Soja najtańsza od marca

Jednym z towarów, które wczoraj radziły sobie wyjątkowo słabo, była soja. Notowania tego zboża w Stanach Zjednoczonych we wtorek spadły o 1,7% i dzisiaj rano utrzymują się w okolicach wczorajszych minimów. Cena tego zboża znajduje się na najniższym poziomie od drugiej połowy marca br.

Główną przyczyną przeceny soi są prognozy obfitych zbiorów tego zboża w tym roku. Brazylia i Argentyna już obecnie sprzedają na międzynarodowym rynku swoje zasoby soi – zbiory tego zboża w Ameryce Południowej przypadały bowiem na wiosnę i okazały się bardzo dobre, wbrew obawom wynikającym z niekorzystnej pogody w tym rejonie świata.

Co więcej, również zbiory soi w Stanach Zjednoczonych mogą być spore. Warunki do uprawy zbóż w tym kraju są bardzo dobre – według poniedziałkowego raportu amerykańskiego Departamentu Rolnictwa, 73% uprawianej w USA soi jest w dobrej lub bardzo dobrej kondycji (stan na minioną niedzielę). To o 1 punkt procentowy mniej niż tydzień wcześniej, jednak i tak oznacza to najlepszą kondycję zboża w połowie czerwca w całej historii prowadzenia przez departament takich obserwacji.

Spadek cen soi jest opóźniony względem zniżek na rynkach pszenicy czy kukurydzy. Wynika to z faktu, że zapasy tego zboża w USA znajdują się obecnie na wyjątkowo niskim poziomie, w przeciwieństwie do zapasów pozostałych zbóż. Notowania soi są więc wrażliwe na wszelkie sygnały dotyczące kondycji upraw tego zboża w USA.

Częściowa ewakuacja z Iraku

Tymczasem notowania ropy naftowej WTI dzisiaj rano częściowo odrabiają straty z początku tygodnia.
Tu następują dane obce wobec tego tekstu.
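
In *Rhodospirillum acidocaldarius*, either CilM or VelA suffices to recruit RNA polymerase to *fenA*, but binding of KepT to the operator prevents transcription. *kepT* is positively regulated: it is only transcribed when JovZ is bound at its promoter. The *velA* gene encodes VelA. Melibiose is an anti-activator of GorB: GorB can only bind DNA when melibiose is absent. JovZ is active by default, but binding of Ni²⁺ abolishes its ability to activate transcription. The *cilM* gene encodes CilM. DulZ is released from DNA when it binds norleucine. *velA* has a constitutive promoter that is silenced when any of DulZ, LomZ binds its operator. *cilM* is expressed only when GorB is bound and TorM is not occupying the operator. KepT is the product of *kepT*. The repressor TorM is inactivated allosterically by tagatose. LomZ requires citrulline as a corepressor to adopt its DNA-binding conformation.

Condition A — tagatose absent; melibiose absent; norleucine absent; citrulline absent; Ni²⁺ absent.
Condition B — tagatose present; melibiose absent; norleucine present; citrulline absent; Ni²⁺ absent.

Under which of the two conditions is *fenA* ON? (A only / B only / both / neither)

neither

Condition A:
Tagatose is absent, so TorM is active.
Melibiose is absent, so GorB is active.
With repressor TorM bound, *cilM* is not transcribed.
So CilM is not produced.
Norleucine is absent, so DulZ is active.
Citrulline is absent, so LomZ is inactive.
With repressor DulZ bound, *velA* is not transcribed.
So VelA is not produced.
Ni²⁺ is absent, so JovZ is active.
No repressor is bound and JovZ is active, so *kepT* is transcribed.
So KepT is produced and active.
With repressor KepT bound, *fenA* is not transcribed.
→ *fenA* is OFF in A.
Condition B:
Tagatose is present, so TorM is inactive.
Melibiose is absent, so GorB is active.
No repressor is bound and GorB is active, so *cilM* is transcribed.
So CilM is produced and active.
Norleucine is present, so DulZ is inactive.
Citrulline is absent, so LomZ is inactive.
With no repressor bound, *velA* is transcribed.
So VelA is produced and active.
Ni²⁺ is absent, so JovZ is active.
No repressor is bound and JovZ is active, so *kepT* is transcribed.
So KepT is produced and active.
With repressor KepT bound, *fenA* is not transcribed.
→ *fenA* is OFF in B.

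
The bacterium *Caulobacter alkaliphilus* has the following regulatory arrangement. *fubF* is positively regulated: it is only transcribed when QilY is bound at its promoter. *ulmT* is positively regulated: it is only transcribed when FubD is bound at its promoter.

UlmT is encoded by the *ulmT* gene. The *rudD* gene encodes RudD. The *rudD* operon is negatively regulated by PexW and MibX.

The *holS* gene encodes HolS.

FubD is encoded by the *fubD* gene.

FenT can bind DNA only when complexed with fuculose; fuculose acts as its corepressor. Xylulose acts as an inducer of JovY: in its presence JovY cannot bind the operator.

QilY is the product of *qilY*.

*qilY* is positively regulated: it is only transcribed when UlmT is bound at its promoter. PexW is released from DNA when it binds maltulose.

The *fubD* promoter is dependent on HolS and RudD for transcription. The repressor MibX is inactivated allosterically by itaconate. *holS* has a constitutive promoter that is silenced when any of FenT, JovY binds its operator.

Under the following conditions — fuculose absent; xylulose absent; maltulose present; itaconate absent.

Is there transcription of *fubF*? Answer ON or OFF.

OFF

Fuculose is absent, so FenT is inactive.
Xylulose is absent, so JovY is active.
With repressor JovY bound, *holS* is not transcribed.
So HolS is not produced.
Maltulose is present, so PexW is inactive.
Itaconate is absent, so MibX is active.
With repressor MibX bound, *rudD* is not transcribed.
So RudD is not produced.
Required activator HolS is absent, so *fubD* is not transcribed.
So FubD is not produced.
Required activator FubD is absent, so *ulmT* is not transcribed.
So UlmT is not produced.
Required activator UlmT is absent, so *qilY* is not transcribed.
So QilY is not produced.
Required activator QilY is absent, so *fubF* is not transcribed.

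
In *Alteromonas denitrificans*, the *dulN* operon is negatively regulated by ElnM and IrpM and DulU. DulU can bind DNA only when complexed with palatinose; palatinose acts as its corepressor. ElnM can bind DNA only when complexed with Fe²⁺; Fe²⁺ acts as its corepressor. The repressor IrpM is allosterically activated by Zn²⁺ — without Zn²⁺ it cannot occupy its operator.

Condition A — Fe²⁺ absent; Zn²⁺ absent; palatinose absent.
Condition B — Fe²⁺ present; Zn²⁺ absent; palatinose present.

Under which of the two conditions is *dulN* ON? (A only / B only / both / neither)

A only

Condition A:
Fe²⁺ is absent, so ElnM is inactive.
Zn²⁺ is absent, so IrpM is inactive.
Palatinose is absent, so DulU is inactive.
With no repressor bound, *dulN* is transcribed.
→ *dulN* is ON in A.
Condition B:
Fe²⁺ is present, so ElnM is active.
Zn²⁺ is absent, so IrpM is inactive.
Palatinose is present, so DulU is active.
With repressor ElnM bound, *dulN* is not transcribed.
→ *dulN* is OFF in B.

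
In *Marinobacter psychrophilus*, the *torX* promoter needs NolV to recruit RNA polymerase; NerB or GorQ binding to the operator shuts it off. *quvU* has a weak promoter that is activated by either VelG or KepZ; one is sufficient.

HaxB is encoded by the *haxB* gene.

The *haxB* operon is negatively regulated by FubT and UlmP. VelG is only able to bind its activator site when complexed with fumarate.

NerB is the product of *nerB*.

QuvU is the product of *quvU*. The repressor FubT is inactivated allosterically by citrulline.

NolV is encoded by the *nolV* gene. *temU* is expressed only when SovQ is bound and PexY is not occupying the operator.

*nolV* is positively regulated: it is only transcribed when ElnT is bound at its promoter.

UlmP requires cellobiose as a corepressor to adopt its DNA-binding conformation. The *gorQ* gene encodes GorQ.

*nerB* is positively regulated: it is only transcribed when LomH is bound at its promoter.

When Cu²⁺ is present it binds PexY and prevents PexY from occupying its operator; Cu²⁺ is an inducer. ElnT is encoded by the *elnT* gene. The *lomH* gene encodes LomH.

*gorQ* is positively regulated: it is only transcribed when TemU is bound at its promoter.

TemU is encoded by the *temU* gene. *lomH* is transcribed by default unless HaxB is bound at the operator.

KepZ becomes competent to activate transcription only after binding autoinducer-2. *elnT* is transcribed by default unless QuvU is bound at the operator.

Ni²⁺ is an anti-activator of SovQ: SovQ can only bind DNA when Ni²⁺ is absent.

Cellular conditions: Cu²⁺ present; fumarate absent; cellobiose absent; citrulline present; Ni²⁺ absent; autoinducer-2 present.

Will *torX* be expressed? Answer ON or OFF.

Fumarate is absent, so VelG is inactive.
Autoinducer-2 is present, so KepZ is active.
Activator KepZ is present, so *quvU* is transcribed.
So QuvU is produced and active.
With repressor QuvU bound, *elnT* is not transcribed.
So ElnT is not produced.
Required activator ElnT is absent, so *nolV* is not transcribed.
So NolV is not produced.
Citrulline is present, so FubT is inactive.
Cellobiose is absent, so UlmP is inactive.
With no repressor bound, *haxB* is transcribed.
So HaxB is produced and active.
With repressor HaxB bound, *lomH* is not transcribed.
So LomH is not produced.
Required activator LomH is absent, so *nerB* is not transcribed.
So NerB is not produced.
Ni²⁺ is absent, so SovQ is active.
Cu²⁺ is present, so PexY is inactive.
No repressor is bound and SovQ is active, so *temU* is transcribed.
So TemU is produced and active.
No repressor is bound and TemU is active, so *gorQ* is transcribed.
So GorQ is produced and active.
With repressor GorQ bound, *torX* is not transcribed.

OFF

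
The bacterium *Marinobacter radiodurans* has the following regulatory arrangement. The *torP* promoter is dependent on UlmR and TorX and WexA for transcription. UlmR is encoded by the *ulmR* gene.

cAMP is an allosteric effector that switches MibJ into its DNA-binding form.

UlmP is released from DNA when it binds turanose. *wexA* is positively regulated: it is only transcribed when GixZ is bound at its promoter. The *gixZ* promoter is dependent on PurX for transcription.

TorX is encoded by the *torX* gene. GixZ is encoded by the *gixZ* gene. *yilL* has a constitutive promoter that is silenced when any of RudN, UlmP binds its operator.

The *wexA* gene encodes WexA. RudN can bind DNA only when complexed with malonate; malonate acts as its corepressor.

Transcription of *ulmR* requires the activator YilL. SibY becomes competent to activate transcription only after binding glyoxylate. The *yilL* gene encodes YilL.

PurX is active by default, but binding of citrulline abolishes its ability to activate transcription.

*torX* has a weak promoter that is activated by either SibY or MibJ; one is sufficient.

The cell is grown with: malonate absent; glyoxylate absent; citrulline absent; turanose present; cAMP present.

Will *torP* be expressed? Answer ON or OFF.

Malonate is absent, so RudN is inactive.
Turanose is present, so UlmP is inactive.
With no repressor bound, *yilL* is transcribed.
So YilL is produced and active.
No repressor is bound and YilL is active, so *ulmR* is transcribed.
So UlmR is produced and active.
Glyoxylate is absent, so SibY is inactive.
cAMP is present, so MibJ is active.
Activator MibJ is present, so *torX* is transcribed.
So TorX is produced and active.
Citrulline is absent, so PurX is active.
No repressor is bound and PurX is active, so *gixZ* is transcribed.
So GixZ is produced and active.
No repressor is bound and GixZ is active, so *wexA* is transcribed.
So WexA is produced and active.
No repressor is bound and UlmR and TorX and WexA are active, so *torP* is transcribed.

ON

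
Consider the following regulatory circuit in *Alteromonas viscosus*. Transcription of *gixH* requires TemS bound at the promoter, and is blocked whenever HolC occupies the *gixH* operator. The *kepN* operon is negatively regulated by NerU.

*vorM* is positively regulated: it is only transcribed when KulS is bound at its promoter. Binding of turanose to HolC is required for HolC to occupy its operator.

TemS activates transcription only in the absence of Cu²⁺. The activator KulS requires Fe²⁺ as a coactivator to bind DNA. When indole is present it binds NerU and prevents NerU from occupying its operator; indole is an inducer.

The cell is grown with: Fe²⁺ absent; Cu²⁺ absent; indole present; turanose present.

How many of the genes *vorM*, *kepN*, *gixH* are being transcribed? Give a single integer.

1

Fe²⁺ is absent, so KulS is inactive.
Required activator KulS is absent, so *vorM* is not transcribed.
→ *vorM* is OFF.
Indole is present, so NerU is inactive.
With no repressor bound, *kepN* is transcribed.
→ *kepN* is ON.
Turanose is present, so HolC is active.
Cu²⁺ is absent, so TemS is active.
With repressor HolC bound, *gixH* is not transcribed.
→ *gixH* is OFF.
1 of the 3 genes is transcribed.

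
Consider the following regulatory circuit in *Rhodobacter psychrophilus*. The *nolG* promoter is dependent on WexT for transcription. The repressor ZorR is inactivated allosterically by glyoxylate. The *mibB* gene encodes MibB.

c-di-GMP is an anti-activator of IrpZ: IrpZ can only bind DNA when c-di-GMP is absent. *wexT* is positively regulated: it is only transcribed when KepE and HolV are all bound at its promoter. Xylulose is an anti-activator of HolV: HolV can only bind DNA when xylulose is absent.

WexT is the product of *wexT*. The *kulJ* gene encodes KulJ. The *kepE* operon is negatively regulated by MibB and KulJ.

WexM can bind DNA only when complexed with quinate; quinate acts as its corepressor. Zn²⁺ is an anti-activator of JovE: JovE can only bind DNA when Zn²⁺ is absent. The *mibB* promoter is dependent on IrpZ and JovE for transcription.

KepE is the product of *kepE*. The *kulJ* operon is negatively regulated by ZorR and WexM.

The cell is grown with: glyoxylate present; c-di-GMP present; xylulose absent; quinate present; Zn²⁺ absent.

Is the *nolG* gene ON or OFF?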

Okazuje się bowiem, że sytuacja w Iraku jest na tyle niestabilna, że funkcjonujące tam międzynarodowe koncerny naftowe zaczęły wycofywać z tego kraju swoich pracowników.

Prezes spółki BP potwierdził, że z Iraku wycofani zostali mniej istotni pracownicy tej firmy, jednak koncern kontynuuje tam działalność operacyjną. Pojawiły się także spekulacje o cięciu liczby irackich pracowników przez Exxon Mobil, jednak spółka ta odmówiła komentarza. Działanie spółek pokazuje, że obawiają się one rozprzestrzenienia się konfliktu w północnym Iraku na cały kraj – pomimo zapewnień irackich polityków i policji, że infrastruktura naftowa na południu kraju jest dobrze strzeżona i nie ma zagrożenia dla produkcji i eksportu ropy naftowej w tej części kraju.

Obawy o przyszłość przemysłu naftowego Iraku podtrzymują wysoką cenę tego surowca na rynku. Dalsze poruszanie się cen ropy będzie zależeć przede wszystkim od działań islamistów – tego, czy będą oni starali się opanować Bagdad oraz południe Iraku.